Barclays has launched a £100 million ($125 million) fund for television production in the U.K.
The banking giant said the fund is intended to give British TV production companies “improved access to finance and enhance their ability to compete internationally.” The bank said the move comes in response to the emergence of SVOD services.
Conventional TV production loans are repaid as the content is delivered to the broadcaster, which pays the production company at that time. In the case of SVOD content, however, revenues are often spread over a longer term.
As such, the Barclays Media team felt it was time to change its loan structure for its TV clients. As part of the new fund, Barclays developed specific SVOD financing to meet the needs of production and distribution companies working with these platforms. The product allows these companies to borrow money over a longer period.
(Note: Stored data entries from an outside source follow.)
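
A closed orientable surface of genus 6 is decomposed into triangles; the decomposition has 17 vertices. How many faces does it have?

54

χ = 2 − 2·6 = -10, and every face is a triangle so 3F = 2E.
V − E + F = -10 with E = 3F/2 gives 17 − (3/2 − 1)·F = -10, so F = 54 and E = 81.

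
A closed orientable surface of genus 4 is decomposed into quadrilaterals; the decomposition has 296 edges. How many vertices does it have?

142

χ = 2 − 2·4 = -6, and every face is a square so 4F = 2E.
F = 2E/4 = 148. Then V = -6 + E − F = -6 + 296 − 148 = 142.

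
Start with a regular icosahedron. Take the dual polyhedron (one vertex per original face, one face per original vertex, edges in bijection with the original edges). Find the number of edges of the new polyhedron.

30

The base solid has V = 12, E = 30, F = 20.
The dual swaps V and F and preserves E: V′ = F = 20, E′ = E = 30, F′ = V = 12.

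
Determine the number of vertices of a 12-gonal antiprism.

An antiprism on an n-gon has two n-gon caps and 2n triangles: V = 2·12 = 24, E = 4·12 = 48, F = 2·12 + 2 = 26.
Check: V − E + F = 24 − 48 + 26 = 2.

24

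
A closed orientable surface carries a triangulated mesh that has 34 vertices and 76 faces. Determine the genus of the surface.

Every face is a triangle, so 2E = 3·76 = 228, giving E = 114.
χ = V − E + F = 34 − 114 + 76 = -4.
For a closed orientable surface χ = 2 − 2g, so g = (2 − (-4))/2 = 3.

3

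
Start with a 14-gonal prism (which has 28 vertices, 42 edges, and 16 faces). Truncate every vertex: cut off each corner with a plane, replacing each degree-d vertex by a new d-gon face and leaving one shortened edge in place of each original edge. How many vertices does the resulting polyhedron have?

84

Truncation replaces each original edge-end by a new vertex, so V′ = 2E = 84.
Each original edge survives, and each old vertex of degree d contributes d new edges; summing degrees gives Σd = 2E, so E′ = E + 2E = 3E = 126.
Each original face survives and each original vertex becomes one new face: F′ = F + V = 44.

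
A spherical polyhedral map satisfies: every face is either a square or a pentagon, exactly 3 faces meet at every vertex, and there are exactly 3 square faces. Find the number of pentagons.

Let x be the number of pentagons; then F = 3 + x.
Edge–face incidences: 2E = 4·3 + 5·x = 12 + 5x.
Every vertex has degree 3, so 3V = 2E.
Euler: V − E + F = 2 ⇒ (2E)/3 − E + (3 + x) = 2.
Multiply by 6: 2·(2E) − 3·(2E) + 6·(3 + x) = 12, i.e. 18 + 6x − (12 + 5x) = 12.
Collecting terms: x + 6 = 12, so x = 6.
Then 2E = 12 + 5·6 = 42, so E = 21, V = 2E/3 = 14, F = 3 + 6 = 9.

6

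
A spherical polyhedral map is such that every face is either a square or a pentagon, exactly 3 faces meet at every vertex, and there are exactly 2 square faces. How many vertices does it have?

16

Let x be the number of pentagons; then F = 2 + x.
Edge–face incidences: 2E = 4·2 + 5·x = 8 + 5x.
Every vertex has degree 3, so 3V = 2E.
Euler: V − E + F = 2 ⇒ (2E)/3 − E + (2 + x) = 2.
Multiply by 6: 2·(2E) − 3·(2E) + 6·(2 + x) = 12, i.e. 12 + 6x − (8 + 5x) = 12.
Collecting terms: x + 4 = 12, so x = 8.
Then 2E = 8 + 5·8 = 48, so E = 24, V = 2E/3 = 16, F = 2 + 8 = 10.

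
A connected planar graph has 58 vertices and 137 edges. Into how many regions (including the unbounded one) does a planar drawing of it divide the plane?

81

Euler's formula for a connected plane graph: V − E + F = 2, so F = 2 − 58 + 137 = 81.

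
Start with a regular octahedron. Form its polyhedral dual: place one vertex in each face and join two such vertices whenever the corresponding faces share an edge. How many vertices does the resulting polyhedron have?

The base solid has V = 6, E = 12, F = 8.
The dual swaps V and F and preserves E: V′ = F = 8, E′ = E = 12, F′ = V = 6.

8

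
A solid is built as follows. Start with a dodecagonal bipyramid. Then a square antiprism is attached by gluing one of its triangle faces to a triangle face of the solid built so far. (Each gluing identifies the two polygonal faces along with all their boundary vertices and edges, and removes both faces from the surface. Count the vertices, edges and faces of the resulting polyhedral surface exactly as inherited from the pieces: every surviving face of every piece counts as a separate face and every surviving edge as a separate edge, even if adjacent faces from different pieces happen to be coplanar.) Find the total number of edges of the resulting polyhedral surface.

49

A dodecagonal bipyramid: V=14, E=36, F=24.
Attach a square antiprism (V=8, E=16, F=10) along a 3-gon: merge 3 vertices and 3 edges, delete both glued faces → V=19, E=49, F=32.
Check: V − E + F = 19 − 49 + 32 = 2.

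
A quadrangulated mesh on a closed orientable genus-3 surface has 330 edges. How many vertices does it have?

χ = 2 − 2·3 = -4, and every face is a square so 4F = 2E.
F = 2E/4 = 165. Then V = -4 + E − F = -4 + 330 − 165 = 161.

161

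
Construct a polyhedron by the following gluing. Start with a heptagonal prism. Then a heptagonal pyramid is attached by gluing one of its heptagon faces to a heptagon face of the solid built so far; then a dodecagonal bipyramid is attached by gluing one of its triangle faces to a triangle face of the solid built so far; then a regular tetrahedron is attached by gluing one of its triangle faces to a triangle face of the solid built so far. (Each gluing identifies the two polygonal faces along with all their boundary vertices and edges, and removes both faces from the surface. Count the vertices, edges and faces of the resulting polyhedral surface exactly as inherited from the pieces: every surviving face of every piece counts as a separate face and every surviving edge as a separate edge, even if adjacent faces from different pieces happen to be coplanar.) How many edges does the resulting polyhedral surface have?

A heptagonal prism: V=14, E=21, F=9.
Attach a heptagonal pyramid (V=8, E=14, F=8) along a 7-gon: merge 7 vertices and 7 edges, delete both glued faces → V=15, E=28, F=15.
Attach a dodecagonal bipyramid (V=14, E=36, F=24) along a 3-gon: merge 3 vertices and 3 edges, delete both glued faces → V=26, E=61, F=37.
Attach a regular tetrahedron (V=4, E=6, F=4) along a 3-gon: merge 3 vertices and 3 edges, delete both glued faces → V=27, E=64, F=39.
Check: V − E + F = 27 − 64 + 39 = 2.

64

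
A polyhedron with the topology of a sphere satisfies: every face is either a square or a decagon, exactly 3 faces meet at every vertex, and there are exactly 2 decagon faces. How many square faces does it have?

Let x be the number of squares; then F = 2 + x.
Edge–face incidences: 2E = 10·2 + 4·x = 20 + 4x.
Every vertex has degree 3, so 3V = 2E.
Euler: V − E + F = 2 ⇒ (2E)/3 − E + (2 + x) = 2.
Multiply by 6: 2·(2E) − 3·(2E) + 6·(2 + x) = 12, i.e. 12 + 6x − (20 + 4x) = 12.
Collecting terms: 2x − 8 = 12, so 2x = 20, so x = 10.
Then 2E = 20 + 4·10 = 60, so E = 30, V = 2E/3 = 20, F = 2 + 10 = 12.

10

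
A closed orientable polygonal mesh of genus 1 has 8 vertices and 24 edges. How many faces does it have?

For a closed orientable surface of genus 1, χ = 2 − 2·1 = 0.
F = 0 − V + E = 0 − 8 + 24 = 16.

16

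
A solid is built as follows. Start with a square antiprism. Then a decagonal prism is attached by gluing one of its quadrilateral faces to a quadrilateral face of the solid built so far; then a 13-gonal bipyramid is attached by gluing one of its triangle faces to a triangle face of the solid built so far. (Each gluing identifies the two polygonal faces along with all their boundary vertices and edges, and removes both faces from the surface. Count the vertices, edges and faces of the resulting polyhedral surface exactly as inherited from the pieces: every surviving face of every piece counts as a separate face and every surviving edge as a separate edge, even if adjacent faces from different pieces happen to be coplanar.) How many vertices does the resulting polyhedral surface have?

36

A square antiprism: V=8, E=16, F=10.
Attach a decagonal prism (V=20, E=30, F=12) along a 4-gon: merge 4 vertices and 4 edges, delete both glued faces → V=24, E=42, F=20.
Attach a 13-gonal bipyramid (V=15, E=39, F=26) along a 3-gon: merge 3 vertices and 3 edges, delete both glued faces → V=36, E=78, F=44.
Check: V − E + F = 36 − 78 + 44 = 2.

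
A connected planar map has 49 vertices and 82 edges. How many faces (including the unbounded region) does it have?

Euler's formula for a connected plane graph: V − E + F = 2, so F = 2 − 49 + 82 = 35.

35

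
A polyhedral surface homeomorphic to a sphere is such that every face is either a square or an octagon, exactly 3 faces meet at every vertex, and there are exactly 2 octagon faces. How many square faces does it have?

Let x be the number of squares; then F = 2 + x.
Edge–face incidences: 2E = 8·2 + 4·x = 16 + 4x.
Every vertex has degree 3, so 3V = 2E.
Euler: V − E + F = 2 ⇒ (2E)/3 − E + (2 + x) = 2.
Multiply by 6: 2·(2E) − 3·(2E) + 6·(2 + x) = 12, i.e. 12 + 6x − (16 + 4x) = 12.
Collecting terms: 2x − 4 = 12, so 2x = 16, so x = 8.
Then 2E = 16 + 4·8 = 48, so E = 24, V = 2E/3 = 16, F = 2 + 8 = 10.

8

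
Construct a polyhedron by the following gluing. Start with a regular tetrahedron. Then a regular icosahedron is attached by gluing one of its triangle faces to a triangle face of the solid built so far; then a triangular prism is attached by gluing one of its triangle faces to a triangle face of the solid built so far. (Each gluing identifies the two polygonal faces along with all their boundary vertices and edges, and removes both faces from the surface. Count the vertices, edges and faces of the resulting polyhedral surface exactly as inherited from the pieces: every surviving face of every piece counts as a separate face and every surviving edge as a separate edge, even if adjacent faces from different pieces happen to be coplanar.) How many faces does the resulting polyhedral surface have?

A regular tetrahedron: V=4, E=6, F=4.
Attach a regular icosahedron (V=12, E=30, F=20) along a 3-gon: merge 3 vertices and 3 edges, delete both glued faces → V=13, E=33, F=22.
Attach a triangular prism (V=6, E=9, F=5) along a 3-gon: merge 3 vertices and 3 edges, delete both glued faces → V=16, E=39, F=25.
Check: V − E + F = 16 − 39 + 25 = 2.

25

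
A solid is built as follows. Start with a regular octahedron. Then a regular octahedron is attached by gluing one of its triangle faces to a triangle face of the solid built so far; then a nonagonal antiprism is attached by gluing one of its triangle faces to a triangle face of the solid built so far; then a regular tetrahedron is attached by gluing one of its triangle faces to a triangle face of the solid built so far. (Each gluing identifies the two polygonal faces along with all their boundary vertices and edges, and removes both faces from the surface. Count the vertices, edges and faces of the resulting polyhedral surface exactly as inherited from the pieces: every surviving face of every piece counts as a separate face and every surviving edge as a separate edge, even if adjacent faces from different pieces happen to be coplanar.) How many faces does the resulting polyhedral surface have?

A regular octahedron: V=6, E=12, F=8.
Attach a regular octahedron (V=6, E=12, F=8) along a 3-gon: merge 3 vertices and 3 edges, delete both glued faces → V=9, E=21, F=14.
Attach a nonagonal antiprism (V=18, E=36, F=20) along a 3-gon: merge 3 vertices and 3 edges, delete both glued faces → V=24, E=54, F=32.
Attach a regular tetrahedron (V=4, E=6, F=4) along a 3-gon: merge 3 vertices and 3 edges, delete both glued faces → V=25, E=57, F=34.
Check: V − E + F = 25 − 57 + 34 = 2.

34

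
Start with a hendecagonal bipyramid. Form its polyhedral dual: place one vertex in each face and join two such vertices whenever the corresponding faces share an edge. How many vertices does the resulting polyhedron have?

The base solid has V = 13, E = 33, F = 22.
The dual swaps V and F and preserves E: V′ = F = 22, E′ = E = 33, F′ = V = 13.

22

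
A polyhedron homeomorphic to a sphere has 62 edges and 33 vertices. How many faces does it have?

Here V − E + F = 2.
F = 2 − V + E = 2 − 33 + 62 = 31.

31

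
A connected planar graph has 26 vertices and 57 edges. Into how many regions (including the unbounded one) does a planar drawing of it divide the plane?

33

Euler's formula for a connected plane graph: V − E + F = 2, so F = 2 − 26 + 57 = 33.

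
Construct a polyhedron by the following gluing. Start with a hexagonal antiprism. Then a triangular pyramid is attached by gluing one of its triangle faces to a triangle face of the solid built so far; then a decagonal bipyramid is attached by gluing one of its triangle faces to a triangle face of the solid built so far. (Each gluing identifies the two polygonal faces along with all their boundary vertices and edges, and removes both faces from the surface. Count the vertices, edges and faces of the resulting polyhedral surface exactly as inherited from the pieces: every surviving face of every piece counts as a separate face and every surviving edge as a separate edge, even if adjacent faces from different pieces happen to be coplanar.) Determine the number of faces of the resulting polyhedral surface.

A hexagonal antiprism: V=12, E=24, F=14.
Attach a triangular pyramid (V=4, E=6, F=4) along a 3-gon: merge 3 vertices and 3 edges, delete both glued faces → V=13, E=27, F=16.
Attach a decagonal bipyramid (V=12, E=30, F=20) along a 3-gon: merge 3 vertices and 3 edges, delete both glued faces → V=22, E=54, F=34.
Check: V − E + F = 22 − 54 + 34 = 2.

34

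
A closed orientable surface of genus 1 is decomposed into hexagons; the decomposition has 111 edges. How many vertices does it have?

χ = 2 − 2·1 = 0, and every face is a hexagon so 6F = 2E.
F = 2E/6 = 37. Then V = 0 + E − F = 0 + 111 − 37 = 74.

74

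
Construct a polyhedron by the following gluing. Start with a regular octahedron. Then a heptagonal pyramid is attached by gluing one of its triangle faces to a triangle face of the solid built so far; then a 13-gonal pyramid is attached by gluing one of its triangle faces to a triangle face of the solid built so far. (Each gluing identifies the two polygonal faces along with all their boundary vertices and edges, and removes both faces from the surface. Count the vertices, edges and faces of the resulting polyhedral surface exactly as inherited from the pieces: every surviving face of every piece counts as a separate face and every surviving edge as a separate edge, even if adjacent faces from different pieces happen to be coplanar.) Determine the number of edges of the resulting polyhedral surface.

46

A regular octahedron: V=6, E=12, F=8.
Attach a heptagonal pyramid (V=8, E=14, F=8) along a 3-gon: merge 3 vertices and 3 edges, delete both glued faces → V=11, E=23, F=14.
Attach a 13-gonal pyramid (V=14, E=26, F=14) along a 3-gon: merge 3 vertices and 3 edges, delete both glued faces → V=22, E=46, F=26.
Check: V − E + F = 22 − 46 + 26 = 2.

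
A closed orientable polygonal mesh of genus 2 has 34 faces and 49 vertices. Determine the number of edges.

85

For a closed orientable surface of genus 2, χ = 2 − 2·2 = -2.
E = V + F − (-2) = 49 + 34 − (-2) = 85.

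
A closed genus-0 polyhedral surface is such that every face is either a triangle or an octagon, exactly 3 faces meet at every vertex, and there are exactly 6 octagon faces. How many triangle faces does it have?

8

Let x be the number of triangles; then F = 6 + x.
Edge–face incidences: 2E = 8·6 + 3·x = 48 + 3x.
Every vertex has degree 3, so 3V = 2E.
Euler: V − E + F = 2 ⇒ (2E)/3 − E + (6 + x) = 2.
Multiply by 6: 2·(2E) − 3·(2E) + 6·(6 + x) = 12, i.e. 36 + 6x − (48 + 3x) = 12.
Collecting terms: 3x − 12 = 12, so 3x = 24, so x = 8.
Then 2E = 48 + 3·8 = 72, so E = 36, V = 2E/3 = 24, F = 6 + 8 = 14.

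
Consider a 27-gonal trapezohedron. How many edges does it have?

108

The n-trapezohedron (dual of the n-antiprism) has V = 2·27 + 2 = 56, E = 4·27 = 108, F = 2·27 = 54.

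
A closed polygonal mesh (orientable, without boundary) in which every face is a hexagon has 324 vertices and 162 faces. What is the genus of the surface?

1

Every face is a hexagon, so 2E = 6·162 = 972, giving E = 486.
χ = V − E + F = 324 − 486 + 162 = 0.
For a closed orientable surface χ = 2 − 2g, so g = (2 − (0))/2 = 1.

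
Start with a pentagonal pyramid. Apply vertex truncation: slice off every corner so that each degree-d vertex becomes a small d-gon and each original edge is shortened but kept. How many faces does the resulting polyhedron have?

12

The base solid has V = 6, E = 10, F = 6.
Truncation replaces each original edge-end by a new vertex, so V′ = 2E = 20.
Each original edge survives, and each old vertex of degree d contributes d new edges; summing degrees gives Σd = 2E, so E′ = E + 2E = 3E = 30.
Each original face survives and each original vertex becomes one new face: F′ = F + V = 12.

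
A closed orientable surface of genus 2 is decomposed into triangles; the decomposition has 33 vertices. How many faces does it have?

χ = 2 − 2·2 = -2, and every face is a triangle so 3F = 2E.
V − E + F = -2 with E = 3F/2 gives 33 − (3/2 − 1)·F = -2, so F = 70 and E = 105.

70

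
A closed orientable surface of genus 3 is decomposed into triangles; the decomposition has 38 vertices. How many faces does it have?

84

χ = 2 − 2·3 = -4, and every face is a triangle so 3F = 2E.
V − E + F = -4 with E = 3F/2 gives 38 − (3/2 − 1)·F = -4, so F = 84 and E = 126.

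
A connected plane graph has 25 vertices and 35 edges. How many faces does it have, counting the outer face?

Euler's formula for a connected plane graph: V − E + F = 2, so F = 2 − 25 + 35 = 12.

12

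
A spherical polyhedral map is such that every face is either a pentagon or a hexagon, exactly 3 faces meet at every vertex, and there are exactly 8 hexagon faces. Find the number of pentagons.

12

Let x be the number of pentagons; then F = 8 + x.
Edge–face incidences: 2E = 6·8 + 5·x = 48 + 5x.
Every vertex has degree 3, so 3V = 2E.
Euler: V − E + F = 2 ⇒ (2E)/3 − E + (8 + x) = 2.
Multiply by 6: 2·(2E) − 3·(2E) + 6·(8 + x) = 12, i.e. 48 + 6x − (48 + 5x) = 12.
Collecting terms: x = 12.
Then 2E = 48 + 5·12 = 108, so E = 54, V = 2E/3 = 36, F = 8 + 12 = 20.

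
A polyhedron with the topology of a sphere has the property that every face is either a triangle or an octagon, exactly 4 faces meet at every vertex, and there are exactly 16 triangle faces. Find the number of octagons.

Let x be the number of octagons; then F = 16 + x.
Edge–face incidences: 2E = 3·16 + 8·x = 48 + 8x.
Every vertex has degree 4, so 4V = 2E.
Euler: V − E + F = 2 ⇒ (2E)/4 − E + (16 + x) = 2.
Multiply by 8: 2·(2E) − 4·(2E) + 8·(16 + x) = 16, i.e. 128 + 8x − 2·(48 + 8x) = 16.
Collecting terms: −8x + 32 = 16, so −8x = −16, so x = 2.
Then 2E = 48 + 8·2 = 64, so E = 32, V = 2E/4 = 16, F = 16 + 2 = 18.

2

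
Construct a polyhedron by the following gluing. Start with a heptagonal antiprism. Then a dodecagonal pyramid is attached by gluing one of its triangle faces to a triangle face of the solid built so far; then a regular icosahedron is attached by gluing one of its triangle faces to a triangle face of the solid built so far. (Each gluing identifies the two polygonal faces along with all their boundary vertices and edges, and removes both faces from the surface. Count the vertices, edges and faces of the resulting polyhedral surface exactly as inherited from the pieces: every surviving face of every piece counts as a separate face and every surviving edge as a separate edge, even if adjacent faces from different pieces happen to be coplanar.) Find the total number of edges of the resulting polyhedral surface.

76

A heptagonal antiprism: V=14, E=28, F=16.
Attach a dodecagonal pyramid (V=13, E=24, F=13) along a 3-gon: merge 3 vertices and 3 edges, delete both glued faces → V=24, E=49, F=27.
Attach a regular icosahedron (V=12, E=30, F=20) along a 3-gon: merge 3 vertices and 3 edges, delete both glued faces → V=33, E=76, F=45.
Check: V − E + F = 33 − 76 + 45 = 2.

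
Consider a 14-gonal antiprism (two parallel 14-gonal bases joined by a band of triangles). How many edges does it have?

An antiprism on an n-gon has two n-gon caps and 2n triangles: V = 2·14 = 28, E = 4·14 = 56, F = 2·14 + 2 = 30.
Check: V − E + F = 28 − 56 + 30 = 2.

56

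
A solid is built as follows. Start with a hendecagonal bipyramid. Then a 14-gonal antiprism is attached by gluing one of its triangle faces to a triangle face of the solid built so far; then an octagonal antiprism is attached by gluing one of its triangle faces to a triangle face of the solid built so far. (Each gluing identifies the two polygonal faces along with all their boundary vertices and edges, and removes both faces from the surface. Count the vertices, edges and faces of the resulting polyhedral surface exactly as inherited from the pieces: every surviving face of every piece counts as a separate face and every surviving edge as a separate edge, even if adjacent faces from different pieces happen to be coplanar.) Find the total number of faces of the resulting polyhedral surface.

66

A hendecagonal bipyramid: V=13, E=33, F=22.
Attach a 14-gonal antiprism (V=28, E=56, F=30) along a 3-gon: merge 3 vertices and 3 edges, delete both glued faces → V=38, E=86, F=50.
Attach an octagonal antiprism (V=16, E=32, F=18) along a 3-gon: merge 3 vertices and 3 edges, delete both glued faces → V=51, E=115, F=66.
Check: V − E + F = 51 − 115 + 66 = 2.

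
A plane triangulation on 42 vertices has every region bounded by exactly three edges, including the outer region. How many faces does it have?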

Lorraine Ruckstuhl, head of media at Barclays Corporate Banking, said, “The creative industries in the U.K. are world famous due to the range and quality of content they produce.
The TV industry specifically is in a really exciting place and is evolving at pace, with more than 250,000 people in the U.K. employed in the sector.
We’ve been supporting TV production with a dedicated Media team for over 30 years, and know that to meet the needs of our clients we have to adapt with them and with the viewing habits of the public.
That’s why we created this fund and developed Barclays SVoD Financing, to help U.K. SMEs continue to compete both in the U.K. and internationally, support increased employment, and create even more great programs.”
Roughcut Television, an indie comedy production firm, has taken advantage of the new Barclays SVoD Financing. Barclays purchased Roughcut’s Netflix receivable for Cuckoo, giving the firm upfront cash for its multiyear streaming pact with the SVOD giant.
Roughcut’s commercial director, Tim Sealey, said, “Netflix are notorious for paying over a long period, our arrangement with Barclays enabled us to get access to the cash much earlier which meant that we could put it to work by investing in further development. Another side benefit is that it improves our relationship with the writers and artists as they get their royalties quicker too.”